Only a few of the nineteenth-century mining towns were able to revive themselves and become viable communities again. A perfect example of this is the town of Jerome, where even today hotels welcome guests who claim to see ghostly apparitions and hear the sounds of crying, coughing, rattling chains, and eerie voices. Jerome is perhaps the most famous of the Arizona ghost towns, as it’s also home to the most famous haunted building. The Jerome Grand Hotel began life in 1927 as a state-of-the-art hospital and operated until the death of mining in the area made it unnecessary, around 1950. It is a huge Spanish Mission style building built at the summit of Cleopatra Hill overlooking the town. People come from around the world in hopes of catching a glimpse of the ghostly nurse who haunts the hallways and other spooky manifestations. There are many other buildings and places in Jerome that are said to be haunted, and ghost tours are a thriving part of the tourism industry here.

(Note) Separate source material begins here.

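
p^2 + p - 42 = (p - 6)*(p + 7)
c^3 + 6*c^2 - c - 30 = (c - 2)*(c + 3)*(c + 5)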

Many of the Arizona ghost towns were once “company towns,” named for and virtually owned by different mining companies. An example of this is Sasco, named for the Southern Arizona Smelting Company. Today, it is a silent reminder of its former glory days, with collapsed walls and crumbling foundations. Use four-wheel-drive car rentals to get to this remote town.

Of course, Tombstone (“The Town Too Tough to Die”) will be on most Arizona ghost towns list. It is registered as a National Historic Landmark District as one of the best examples of authentically preserved western mining towns in the United States. Here you can see the infamous OK Corral, the Crystal Palace Saloon, the honky tonk Birdcage Theater, Big Nose Kate’s Saloon, and of course the legendary Boot Hill. Head to Bisbee Arizona if you want some more haunting. It’s located about 90 minutes southeast of Tucson and is similar to Jerome. By the 1950s, the town’s population had dropped to only about 6,000. In the 1970s, artists and artisans discovered the charms of the town, and tourism began to revive the local businesses. The mine was reopened as a tourist attraction, and hundreds of thousands of visitors have since descended below the earth. The venerable Copper Queen Hotel is an architectural gem and has been open since 1902. As a guest here, you may be lucky—or unlucky—enough to encounter the spirit of Julia Lowell, a prostitute who committed suicide here.

There are several hundred Arizona ghost towns that are either abandoned or boast structures that are reputedly haunted. You are bound to stumble upon at least a few on just about any drive through the state. You’ll have the same luck driving through Colorado, which also boasts hundreds of ghost towns and haunted places.